I take it back, the kaocha example is not really related to what you are doing. But it is kind of cool, right? simple_smile

sogaiu21:06:44

@lee it is interesting for sure. i've been thinking to record execution of code and generate / analyze results -- generating draft docs is one thing that could be done with this sort of thing.

borkdude21:06:56

comment blocks that become tests, that sounds also like https://github.com/cognitect-labs/transcriptor

sogaiu21:06:12

@borkdude indeed, that's one of the inspirations

sogaiu21:06:32

there were some problems w/ transcriptor, and this is an experiment to work around some of them

lread21:06:09

@borkdude, I manually tried your problem file in my cljs playground a while ago and forgot to tell you. I parsed it in and spit it out successfully.

borkdude21:06:52

with tools.reader 1.3.2?

borkdude22:06:32

confirmed, I tested it now too

borkdude22:06:56

was there anything in particular you changed to make it work, or it just worked?

lread22:06:16

just worked

lread22:06:25

yes I am using tools.reader 1.3.2

borkdude22:06:44

the bug I’m getting with the original is that it tries to check if an empty string is a string consisting of linebreaks

lread22:06:11

hmmm… I started this so long ago I don’t recall changes I made. But something must be different!

lread22:06:33

I’m going to try to focus on finishing up my cljs ticket for now.
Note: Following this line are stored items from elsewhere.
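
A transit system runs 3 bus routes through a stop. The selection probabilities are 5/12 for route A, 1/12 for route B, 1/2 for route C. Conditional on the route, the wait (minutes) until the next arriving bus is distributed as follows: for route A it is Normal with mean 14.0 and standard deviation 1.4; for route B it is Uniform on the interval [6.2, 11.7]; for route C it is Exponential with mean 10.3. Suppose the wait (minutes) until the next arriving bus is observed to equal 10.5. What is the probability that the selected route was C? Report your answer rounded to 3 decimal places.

Likelihoods f(10.5 | ·): A: 0.0125202; B: 0.181818; C: 0.0350296.
Posterior ∝ prior × likelihood. Numerator for C: 0.5·0.0350296 = 0.0175148.
Normalizing constant: 0.416667·0.0125202 + 0.0833333·0.181818 + 0.5·0.0350296 = 0.0378831.
P(C | observation) = 0.0175148 / 0.0378831 = 0.462339.

0.462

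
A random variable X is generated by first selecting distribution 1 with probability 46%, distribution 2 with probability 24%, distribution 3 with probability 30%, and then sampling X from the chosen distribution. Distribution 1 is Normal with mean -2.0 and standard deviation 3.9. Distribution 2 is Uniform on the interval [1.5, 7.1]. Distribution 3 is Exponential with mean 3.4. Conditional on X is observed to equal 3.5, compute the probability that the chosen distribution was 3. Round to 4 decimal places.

Likelihoods f(3.5 | ·): 1: 0.0378423; 2: 0.178571; 3: 0.105064.
Posterior ∝ prior × likelihood. Numerator for 3: 0.3·0.105064 = 0.0315191.
Normalizing constant: 0.46·0.0378423 + 0.24·0.178571 + 0.3·0.105064 = 0.0917838.
P(3 | observation) = 0.0315191 / 0.0917838 = 0.343407.

0.3434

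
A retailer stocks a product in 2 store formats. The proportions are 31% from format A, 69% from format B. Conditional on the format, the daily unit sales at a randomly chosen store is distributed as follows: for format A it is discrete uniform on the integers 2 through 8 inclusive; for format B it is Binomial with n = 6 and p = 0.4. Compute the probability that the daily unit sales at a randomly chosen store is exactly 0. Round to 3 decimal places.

0.032

Conditional on each format, P(X = 0): A: 0; B: 0.046656.
By total probability, P(X = 0) = 0.31·0 + 0.69·0.046656 = 0.0321926.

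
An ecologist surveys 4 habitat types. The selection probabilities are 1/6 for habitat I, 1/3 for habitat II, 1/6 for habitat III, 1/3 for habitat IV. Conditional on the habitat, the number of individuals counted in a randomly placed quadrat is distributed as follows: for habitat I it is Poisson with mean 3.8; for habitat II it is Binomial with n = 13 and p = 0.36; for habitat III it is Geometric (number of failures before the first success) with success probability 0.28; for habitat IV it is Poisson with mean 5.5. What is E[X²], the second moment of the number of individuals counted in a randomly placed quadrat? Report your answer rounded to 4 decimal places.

25.8885

For each component E[X²] = Var + (mean)², giving I: 18.24; II: 24.8976; III: 15.7959; IV: 35.75.
Overall E[X²] = 0.166667·18.24 + 0.333333·24.8976 + 0.166667·15.7959 + 0.333333·35.75 = 25.8885.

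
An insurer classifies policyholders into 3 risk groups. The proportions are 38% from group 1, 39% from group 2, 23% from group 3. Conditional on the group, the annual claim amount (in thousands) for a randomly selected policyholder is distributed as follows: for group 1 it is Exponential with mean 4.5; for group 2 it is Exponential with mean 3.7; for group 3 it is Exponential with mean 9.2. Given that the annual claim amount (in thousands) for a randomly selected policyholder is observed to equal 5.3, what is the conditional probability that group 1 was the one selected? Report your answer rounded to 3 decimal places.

0.399

Likelihoods f(5.3 | ·): 1: 0.0684361; 2: 0.064521; 3: 0.0610971.
Posterior ∝ prior × likelihood. Numerator for 1: 0.38·0.0684361 = 0.0260057.
Normalizing constant: 0.38·0.0684361 + 0.39·0.064521 + 0.23·0.0610971 = 0.0652212.
P(1 | observation) = 0.0260057 / 0.0652212 = 0.398731.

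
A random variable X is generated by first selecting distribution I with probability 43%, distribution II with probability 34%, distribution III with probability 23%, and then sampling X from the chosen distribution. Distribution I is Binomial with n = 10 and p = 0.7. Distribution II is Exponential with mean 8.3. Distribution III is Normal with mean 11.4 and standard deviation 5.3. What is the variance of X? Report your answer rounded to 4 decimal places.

Per component, I: μ=7, E[X²]=51.1; II: μ=8.3, E[X²]=137.78; III: μ=11.4, E[X²]=158.05.
E[X] = 0.43·7 + 0.34·8.3 + 0.23·11.4 = 8.454.
E[X²] = 0.43·51.1 + 0.34·137.78 + 0.23·158.05 = 105.17.
Var(X) = E[X²] − (E[X])² = 105.17 − 71.4701 = 33.6996.

33.6996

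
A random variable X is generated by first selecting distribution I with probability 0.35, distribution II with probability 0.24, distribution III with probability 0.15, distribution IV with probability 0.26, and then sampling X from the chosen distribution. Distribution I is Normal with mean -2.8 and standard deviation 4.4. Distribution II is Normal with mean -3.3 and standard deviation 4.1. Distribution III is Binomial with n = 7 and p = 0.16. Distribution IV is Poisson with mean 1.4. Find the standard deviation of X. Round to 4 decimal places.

Per component, I: μ=-2.8, E[X²]=27.2; II: μ=-3.3, E[X²]=27.7; III: μ=1.12, E[X²]=2.1952; IV: μ=1.4, E[X²]=3.36.
E[X] = 0.35·-2.8 + 0.24·-3.3 + 0.15·1.12 + 0.26·1.4 = -1.24.
E[X²] = 0.35·27.2 + 0.24·27.7 + 0.15·2.1952 + 0.26·3.36 = 17.3709.
Var(X) = E[X²] − (E[X])² = 17.3709 − 1.5376 = 15.8333.
SD(X) = √15.8333 = 3.97911.

3.9791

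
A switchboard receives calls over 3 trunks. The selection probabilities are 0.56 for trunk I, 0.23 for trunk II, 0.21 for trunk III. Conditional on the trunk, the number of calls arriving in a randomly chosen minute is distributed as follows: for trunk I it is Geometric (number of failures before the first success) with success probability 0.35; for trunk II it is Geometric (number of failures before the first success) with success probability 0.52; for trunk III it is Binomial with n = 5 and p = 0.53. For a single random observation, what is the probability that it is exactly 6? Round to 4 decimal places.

0.0162

Conditional on each trunk, P(X = 6): I: 0.0263966; II: 0.00635991; III: 0.
By total probability, P(X = 6) = 0.56·0.0263966 + 0.23·0.00635991 + 0.21·0 = 0.0162449.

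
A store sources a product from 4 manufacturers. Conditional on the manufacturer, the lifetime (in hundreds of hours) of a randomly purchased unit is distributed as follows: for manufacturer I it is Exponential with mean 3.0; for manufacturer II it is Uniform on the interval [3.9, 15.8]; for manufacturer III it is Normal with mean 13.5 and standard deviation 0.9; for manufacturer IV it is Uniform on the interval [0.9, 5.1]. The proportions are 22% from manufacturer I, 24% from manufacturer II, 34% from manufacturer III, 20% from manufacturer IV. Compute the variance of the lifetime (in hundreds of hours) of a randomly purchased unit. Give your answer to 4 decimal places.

Per component, I: μ=3, E[X²]=18; II: μ=9.85, E[X²]=108.823; III: μ=13.5, E[X²]=183.06; IV: μ=3, E[X²]=10.47.
E[X] = 0.22·3 + 0.24·9.85 + 0.34·13.5 + 0.2·3 = 8.214.
E[X²] = 0.22·18 + 0.24·108.823 + 0.34·183.06 + 0.2·10.47 = 94.412.
Var(X) = E[X²] − (E[X])² = 94.412 − 67.4698 = 26.9422.

26.9422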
If this is blocking you, let me know and I’ll take some time to dig in.

borkdude22:06:19

Not really blocking, I’ll figure something out

sogaiu01:06:47

ah, iiuc, it looks like all of the existing reader nodes provide sexpr-fns so they all don't throw by default.

sogaiu01:06:23

comma, newline, and whitespace can be tested for via node/whitespace? comment can be tested for via node/comment? if something analogous existed for uneval (similar thing in clj-kondo's utils), then perhaps one could have sexprable? be something that used whitespace?, comment?, and uneval?